The permissible range for PM2.5 is 60 as per Indian standards and 25 globally.
The ‘severe’ level prompted the Delhi government issue a health advisory today urging Delhiites to use carpooling and public transport, stay indoors, and not to smoke.
It also urged people to avoid going for walk during early morning and late evening hours, and not to burn dry leaves, crops residues, wood, coal, etc.
It advised people to go to the nearest medical facility, if they feel breathlessness or palpitation. Treatment is absolutely free in all the government health facilities.
"Keep the environment healthy, not only by words, but also by your actions. If you feel irritation in the throat and nose, take steam and do salt water gargles. Drink plenty of warm water and maintain good hydration.
"If any time you are feeling breathlessness or palpitation, immediately go to nearest medical facility. Do not smoke, as it harms not only you but others also," the advisory said.

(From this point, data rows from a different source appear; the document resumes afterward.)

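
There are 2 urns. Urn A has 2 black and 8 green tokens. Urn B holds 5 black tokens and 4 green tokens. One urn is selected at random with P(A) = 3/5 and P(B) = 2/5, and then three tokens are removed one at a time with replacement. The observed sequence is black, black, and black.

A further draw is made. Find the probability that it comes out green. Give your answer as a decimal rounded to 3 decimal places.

0.468

Under each hypothesis, the probability of the observed sequence is: P(data | urn A) = (2/10)(2/10)(2/10) = 0.008; P(data | urn B) = (5/9)(5/9)(5/9) = 0.17147.
The prior-weighted likelihoods are 3/5 · 0.008 = 0.0048, 2/5 · 0.17147 = 0.068587; with total 0.073387.
Normalising, the posterior is P(urn A | data) = 0.065407, P(urn B | data) = 0.93459.
The predictive probability is P(green next | data) = (4/5)(0.065407) + (4/9)(0.93459) = 0.4677.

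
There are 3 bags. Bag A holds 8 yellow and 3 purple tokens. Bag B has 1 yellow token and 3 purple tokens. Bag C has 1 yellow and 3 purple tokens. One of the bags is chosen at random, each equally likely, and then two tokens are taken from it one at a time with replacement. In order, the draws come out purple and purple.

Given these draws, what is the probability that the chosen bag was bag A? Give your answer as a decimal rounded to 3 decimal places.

Under each hypothesis, the probability of the observed sequence is: P(data | bag A) = (3/11)(3/11) = 9/121; P(data | bag B) = (3/4)(3/4) = 9/16; P(data | bag C) = (3/4)(3/4) = 9/16.
Multiplying each by its prior: 1/3 · 9/121 = 3/121, 1/3 · 9/16 = 3/16, 1/3 · 9/16 = 3/16; these sum to 387/968.
So P(bag A | data) = (3/121) / (387/968) = 8/129.

0.062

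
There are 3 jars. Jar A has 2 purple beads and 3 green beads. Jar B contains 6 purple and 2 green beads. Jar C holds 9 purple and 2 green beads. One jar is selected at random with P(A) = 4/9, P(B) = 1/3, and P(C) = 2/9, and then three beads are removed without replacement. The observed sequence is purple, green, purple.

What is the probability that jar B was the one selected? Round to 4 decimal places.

0.4367

The likelihood of the observed sequence under each hypothesis: P(data | jar A) = (2/5)(3/4)(1/3) = 0.1; P(data | jar B) = (6/8)(2/7)(5/6) = 0.17857; P(data | jar C) = (9/11)(2/10)(8/9) = 0.14545.
The prior-weighted likelihoods are 4/9 · 0.1 = 0.044444, 1/3 · 0.17857 = 0.059524, 2/9 · 0.14545 = 0.032323; these sum to 0.13629.
So P(jar B | data) = (0.059524) / (0.13629) = 0.43674.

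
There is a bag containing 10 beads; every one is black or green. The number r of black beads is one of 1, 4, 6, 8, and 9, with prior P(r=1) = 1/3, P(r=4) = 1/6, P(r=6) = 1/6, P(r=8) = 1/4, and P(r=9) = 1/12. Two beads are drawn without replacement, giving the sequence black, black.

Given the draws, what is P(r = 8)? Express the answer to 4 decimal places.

0.5185

For each hypothesis, P(data | H) works out to: P(data | r = 1) = (1/10)(0/9) = 0; P(data | r = 4) = (4/10)(3/9) = 2/15; P(data | r = 6) = (6/10)(5/9) = 1/3; P(data | r = 8) = (8/10)(7/9) = 28/45; P(data | r = 9) = (9/10)(8/9) = 4/5.
Multiplying each by its prior: 1/3 · 0 = 0, 1/6 · 2/15 = 1/45, 1/6 · 1/3 = 1/18, 1/4 · 28/45 = 7/45, 1/12 · 4/5 = 1/15; summing to 3/10.
Hence P(r = 8 | data) = (7/45) / (3/10) = 14/27.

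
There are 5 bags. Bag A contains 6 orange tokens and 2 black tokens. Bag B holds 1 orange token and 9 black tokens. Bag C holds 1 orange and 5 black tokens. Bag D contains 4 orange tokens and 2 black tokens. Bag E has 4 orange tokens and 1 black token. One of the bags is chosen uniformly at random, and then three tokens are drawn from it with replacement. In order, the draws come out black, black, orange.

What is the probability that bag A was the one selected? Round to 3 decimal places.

0.134

Compute the likelihood of the observed sequence for each case: P(data | bag A) = (2/8)(2/8)(6/8) = 0.046875; P(data | bag B) = (9/10)(9/10)(1/10) = 0.081; P(data | bag C) = (5/6)(5/6)(1/6) = 0.11574; P(data | bag D) = (2/6)(2/6)(4/6) = 0.074074; P(data | bag E) = (1/5)(1/5)(4/5) = 0.032.
Weighting by the prior gives 1/5 · 0.046875 = 0.009375, 1/5 · 0.081 = 0.0162, 1/5 · 0.11574 = 0.023148, 1/5 · 0.074074 = 0.014815, 1/5 · 0.032 = 0.0064; with total 0.069938.
So P(bag A | data) = (0.009375) / (0.069938) = 0.13405.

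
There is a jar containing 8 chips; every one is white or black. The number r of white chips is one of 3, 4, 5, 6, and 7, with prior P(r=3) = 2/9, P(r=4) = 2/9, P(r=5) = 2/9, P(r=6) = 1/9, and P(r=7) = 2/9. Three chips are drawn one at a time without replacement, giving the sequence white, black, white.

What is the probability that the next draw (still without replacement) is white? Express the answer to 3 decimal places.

Compute the likelihood of the observed sequence for each case: P(data | r = 3) = (3/8)(5/7)(2/6) = 5/56; P(data | r = 4) = (4/8)(4/7)(3/6) = 1/7; P(data | r = 5) = (5/8)(3/7)(4/6) = 5/28; P(data | r = 6) = (6/8)(2/7)(5/6) = 5/28; P(data | r = 7) = (7/8)(1/7)(6/6) = 1/8.
The prior-weighted likelihoods are 2/9 · 5/56 = 5/252, 2/9 · 1/7 = 2/63, 2/9 · 5/28 = 5/126, 1/9 · 5/28 = 5/252, 2/9 · 1/8 = 1/36; with total 5/36.
Normalising, the posterior is P(r = 3 | data) = 1/7, P(r = 4 | data) = 8/35, P(r = 5 | data) = 2/7, P(r = 6 | data) = 1/7, P(r = 7 | data) = 1/5.
The predictive probability is P(white next | data) = (1/5)(1/7) + (2/5)(8/35) + (3/5)(2/7) + (4/5)(1/7) + (1)(1/5) = 106/175.

0.606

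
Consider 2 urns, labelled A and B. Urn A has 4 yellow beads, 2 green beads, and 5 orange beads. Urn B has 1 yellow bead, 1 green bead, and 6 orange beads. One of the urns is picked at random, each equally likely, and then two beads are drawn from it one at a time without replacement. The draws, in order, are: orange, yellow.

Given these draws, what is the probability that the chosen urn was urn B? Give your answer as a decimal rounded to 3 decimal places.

Compute the likelihood of the observed sequence for each case: P(data | urn A) = (5/11)(4/10) = 2/11; P(data | urn B) = (6/8)(1/7) = 3/28.
Weighting by the prior gives 1/2 · 2/11 = 1/11, 1/2 · 3/28 = 3/56; with total 89/616.
By Bayes' rule, P(urn B | data) = (3/56) / (89/616) = 33/89.

0.371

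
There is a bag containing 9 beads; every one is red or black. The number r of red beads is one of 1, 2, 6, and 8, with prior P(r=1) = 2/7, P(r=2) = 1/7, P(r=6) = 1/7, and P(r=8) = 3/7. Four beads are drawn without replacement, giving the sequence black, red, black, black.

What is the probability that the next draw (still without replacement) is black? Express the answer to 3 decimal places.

0.894

The likelihood of the observed sequence under each hypothesis: P(data | r = 1) = (8/9)(1/8)(7/7)(6/6) = 1/9; P(data | r = 2) = (7/9)(2/8)(6/7)(5/6) = 5/36; P(data | r = 6) = (3/9)(6/8)(2/7)(1/6) = 1/84; P(data | r = 8) = (1/9)(8/8)(0/7) = 0.
Multiplying each by its prior: 2/7 · 1/9 = 2/63, 1/7 · 5/36 = 5/252, 1/7 · 1/84 = 1/588, 3/7 · 0 = 0; with total 47/882.
The posterior is then P(r = 1 | data) = 28/47, P(r = 2 | data) = 35/94, P(r = 6 | data) = 3/94, P(r = 8 | data) = 0.
The predictive probability is P(black next | data) = (1)(28/47) + (4/5)(35/94) + (0)(3/94) = 42/47.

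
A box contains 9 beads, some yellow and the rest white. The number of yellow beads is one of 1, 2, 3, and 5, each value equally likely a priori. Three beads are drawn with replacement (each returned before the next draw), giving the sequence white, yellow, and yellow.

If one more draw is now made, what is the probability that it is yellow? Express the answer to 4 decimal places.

0.4246

The likelihood of the observed sequence under each hypothesis: P(data | r = 1) = (8/9)(1/9)(1/9) = 0.010974; P(data | r = 2) = (7/9)(2/9)(2/9) = 0.038409; P(data | r = 3) = (6/9)(3/9)(3/9) = 0.074074; P(data | r = 5) = (4/9)(5/9)(5/9) = 0.13717.
Multiplying each by its prior: 1/4 · 0.010974 = 0.0027435, 1/4 · 0.038409 = 0.0096022, 1/4 · 0.074074 = 0.018519, 1/4 · 0.13717 = 0.034294; these sum to 0.065158.
The posterior is then P(r = 1 | data) = 0.042105, P(r = 2 | data) = 0.14737, P(r = 3 | data) = 0.28421, P(r = 5 | data) = 0.52632.
The predictive probability is P(yellow next | data) = (1/9)(0.042105) + (2/9)(0.14737) + (1/3)(0.28421) + (5/9)(0.52632) = 0.42456.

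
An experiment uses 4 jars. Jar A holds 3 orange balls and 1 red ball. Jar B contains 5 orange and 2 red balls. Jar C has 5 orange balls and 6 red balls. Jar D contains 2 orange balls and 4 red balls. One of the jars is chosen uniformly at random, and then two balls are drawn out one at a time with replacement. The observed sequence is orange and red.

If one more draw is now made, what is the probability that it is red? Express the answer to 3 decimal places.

0.451

The likelihood of the observed sequence under each hypothesis: P(data | jar A) = (3/4)(1/4) = 0.1875; P(data | jar B) = (5/7)(2/7) = 0.20408; P(data | jar C) = (5/11)(6/11) = 0.24793; P(data | jar D) = (2/6)(4/6) = 0.22222.
The prior-weighted likelihoods are 1/4 · 0.1875 = 0.046875, 1/4 · 0.20408 = 0.05102, 1/4 · 0.24793 = 0.061983, 1/4 · 0.22222 = 0.055556; these sum to 0.21543.
The posterior is then P(jar A | data) = 0.21758, P(jar B | data) = 0.23683, P(jar C | data) = 0.28771, P(jar D | data) = 0.25788.
The predictive probability is P(red next | data) = (1/4)(0.21758) + (2/7)(0.23683) + (6/11)(0.28771) + (2/3)(0.25788) = 0.45091.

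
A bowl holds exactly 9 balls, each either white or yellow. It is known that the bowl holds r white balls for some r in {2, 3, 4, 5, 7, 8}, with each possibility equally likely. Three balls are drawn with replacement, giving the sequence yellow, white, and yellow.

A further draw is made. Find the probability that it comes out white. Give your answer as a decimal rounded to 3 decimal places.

0.416

The likelihood of the observed sequence under each hypothesis: P(data | r = 2) = (7/9)(2/9)(7/9) = 0.13443; P(data | r = 3) = (6/9)(3/9)(6/9) = 0.14815; P(data | r = 4) = (5/9)(4/9)(5/9) = 0.13717; P(data | r = 5) = (4/9)(5/9)(4/9) = 0.10974; P(data | r = 7) = (2/9)(7/9)(2/9) = 0.038409; P(data | r = 8) = (1/9)(8/9)(1/9) = 0.010974.
The prior-weighted likelihoods are 1/6 · 0.13443 = 0.022405, 1/6 · 0.14815 = 0.024691, 1/6 · 0.13717 = 0.022862, 1/6 · 0.10974 = 0.01829, 1/6 · 0.038409 = 0.0064015, 1/6 · 0.010974 = 0.001829; with total 0.096479.
Dividing through by the total gives posterior P(r = 2 | data) = 0.23223, P(r = 3 | data) = 0.25592, P(r = 4 | data) = 0.23697, P(r = 5 | data) = 0.18957, P(r = 7 | data) = 0.066351, P(r = 8 | data) = 0.018957.
Averaging over the posterior, P(white next | data) = (2/9)(0.23223) + (1/3)(0.25592) + (4/9)(0.23697) + (5/9)(0.18957) + (7/9)(0.066351) + (8/9)(0.018957) = 0.41601.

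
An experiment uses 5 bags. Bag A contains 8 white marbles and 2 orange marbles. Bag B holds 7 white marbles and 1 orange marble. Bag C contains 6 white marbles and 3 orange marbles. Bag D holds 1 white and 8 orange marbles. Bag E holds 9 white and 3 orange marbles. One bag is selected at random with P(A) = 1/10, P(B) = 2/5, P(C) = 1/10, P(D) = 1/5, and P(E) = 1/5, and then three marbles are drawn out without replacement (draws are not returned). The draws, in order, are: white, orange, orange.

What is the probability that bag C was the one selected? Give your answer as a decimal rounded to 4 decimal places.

0.1796

Under each hypothesis, the probability of the observed sequence is: P(data | bag A) = (8/10)(2/9)(1/8) = 0.022222; P(data | bag B) = (7/8)(1/7)(0/6) = 0; P(data | bag C) = (6/9)(3/8)(2/7) = 0.071429; P(data | bag D) = (1/9)(8/8)(7/7) = 0.11111; P(data | bag E) = (9/12)(3/11)(2/10) = 0.040909.
Weighting by the prior gives 1/10 · 0.022222 = 0.0022222, 2/5 · 0 = 0, 1/10 · 0.071429 = 0.0071429, 1/5 · 0.11111 = 0.022222, 1/5 · 0.040909 = 0.0081818; these sum to 0.039769.
Hence P(bag C | data) = (0.0071429) / (0.039769) = 0.17961.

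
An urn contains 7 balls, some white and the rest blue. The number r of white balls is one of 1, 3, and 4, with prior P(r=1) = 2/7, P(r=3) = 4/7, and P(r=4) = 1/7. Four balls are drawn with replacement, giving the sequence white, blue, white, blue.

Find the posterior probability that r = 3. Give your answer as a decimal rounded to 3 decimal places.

Under each hypothesis, the probability of the observed sequence is: P(data | r = 1) = (1/7)(6/7)(1/7)(6/7) = 0.014994; P(data | r = 3) = (3/7)(4/7)(3/7)(4/7) = 0.059975; P(data | r = 4) = (4/7)(3/7)(4/7)(3/7) = 0.059975.
The prior-weighted likelihoods are 2/7 · 0.014994 = 0.0042839, 4/7 · 0.059975 = 0.034271, 1/7 · 0.059975 = 0.0085679; summing to 0.047123.
Hence P(r = 3 | data) = (0.034271) / (0.047123) = 0.72727.

0.727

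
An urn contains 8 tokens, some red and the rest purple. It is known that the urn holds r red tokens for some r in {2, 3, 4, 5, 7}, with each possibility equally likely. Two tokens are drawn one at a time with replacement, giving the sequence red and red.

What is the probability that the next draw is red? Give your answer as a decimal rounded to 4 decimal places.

0.6881

The likelihood of the observed sequence under each hypothesis: P(data | r = 2) = (2/8)(2/8) = 1/16; P(data | r = 3) = (3/8)(3/8) = 9/64; P(data | r = 4) = (4/8)(4/8) = 1/4; P(data | r = 5) = (5/8)(5/8) = 25/64; P(data | r = 7) = (7/8)(7/8) = 49/64.
The prior-weighted likelihoods are 1/5 · 1/16 = 1/80, 1/5 · 9/64 = 9/320, 1/5 · 1/4 = 1/20, 1/5 · 25/64 = 5/64, 1/5 · 49/64 = 49/320; these sum to 103/320.
Dividing through by the total gives posterior P(r = 2 | data) = 4/103, P(r = 3 | data) = 9/103, P(r = 4 | data) = 16/103, P(r = 5 | data) = 25/103, P(r = 7 | data) = 49/103.
So P(red next | data) = Σ P(red next | H) P(H | data) = (1/4)(4/103) + (3/8)(9/103) + (1/2)(16/103) + (5/8)(25/103) + (7/8)(49/103) = 567/824.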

The advisory advised schools to avoid outdoor assembly, sports activities and other physical activities in the early morning hours.
It called for extra precautions for high risk groups such as children, elderly, pregnant women, asthma patients, and those with COPD (Chronic Obstructive Pulmonary Obstructive Pulmonary Diseases), heart disease and stroke, diabetics, and with low immunity and suggested usage of N95 masks while going outdoor during peak pollution hours.
The advisory states that polluted air of the capital is taking a heavy toll on the health, and the national capital has been witnessing smoggy mornings due to high moisture content, particulate matter, pollution, and lack of winds.
The Delhi Metro Rail Corporation Limited (DMRC) said they were on course to augment their services in terms of increasing frequency but remained non-committal on slashing fares temporarily.
The civic bodies are yet to announce any hike in parking fees.
However, the EPCA had made it clear yesterday that its orders are legally binding and have to be enforced once the chief secretaries of the respective states issue them.
It was the Environment Ministry which, in January, had empowered the EPCA through a gazette notification to enforce the GRAP to combat air pollution in the Delhi-NCR region.